Also by this author: Orphan Train
Published by Custom House on August 25, 2020
Genres/Lists: Fiction, Historical Fiction
Pages: 370
Read synopsis on Goodreads
Buy the book: Amazon/Audible (this post includes affiliate links)
You know those books that have such great characters that they crawl into your heart and settle there? The Exiles by Christina Baker Kline is one of them. Spanning years and distance and set against the backdrop of British colonization, it tells the stories of three women on the receiving end of that brutality.
Evangeline, Hazel, and Mathinna are memorable for their stories, but they tug on your heartstrings even more so because they are based on real people. There’s Evangeline, a governess sentenced to prison after her pregnancy is discovered; Hazel, a young midwife also sentenced for a minor infraction; and Mathinna, an orphan ripped from her home as an experiment in “taming the natives” by the wife of the new colony’s governor. Though they begin as strangers, their lives intersect as a result of their circumstances.

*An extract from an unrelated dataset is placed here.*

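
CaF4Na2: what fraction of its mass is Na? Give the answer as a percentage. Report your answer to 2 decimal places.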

“All of them fused together to give the tree its solid core. Maybe humans are like that, she thought. Maybe the moments that meant something to you and the people you’ve loved over the years are the rings. Maybe what you thought you’d lost is still there, inside of you, giving you strength.”
If you think this all sounds pretty doom and gloom, that’s because it is (mostly). If The Exiles were a movie, I’m pretty sure it would be filmed in that darker hue that casts a sense of severity upon it. But historical fiction is often an exploration of that which is messy, and there are lessons to be learned in examining our past. It’s how we, hopefully, learn to be better and remember why it’s imperative that we do so.
Desperately heartbreaking, yet punctuated with hope, The Exiles is a novel that tackles various angles of oppression, including race, class, and gender. The ways is which some people are discarded and forgotten is horrific, and the parallels between past and present are not lost on the astute reader. History does, after all, have a tendency to repeat itself, even if it manifests itself in different ways.
Heartbreaking and hopeful, reading The Exiles by @bakerkline is an experience in and of itself. Click To TweetAnd so, through these women, we see the best and worst of what humanity had to offer them. Together and separately, they suffer at the hands of those more powerful, receive unexpected kindnesses from those who surprise them, and exhibit the type of fortitude that only someone in their positions could muster. It’s the story of struggle and oppression, yes, but it’s also the story of hope and dogged perseverance.
The Exiles is one of those books that brings you so fully into it that it is all-encompassing. You can feel the gritty ocean salt on your face, smell the stench of the prison, and feel the anxiety of the characters. You will also feel emotions on behalf of – and alongside – the characters, oftentimes simultaneously. As cliche as it sounds, it’s an easy book to get lost in. I was sad when it ended, not because of how, but because it did at all.
Recommended for: Readers who don’t shy away from darker topics based on real life.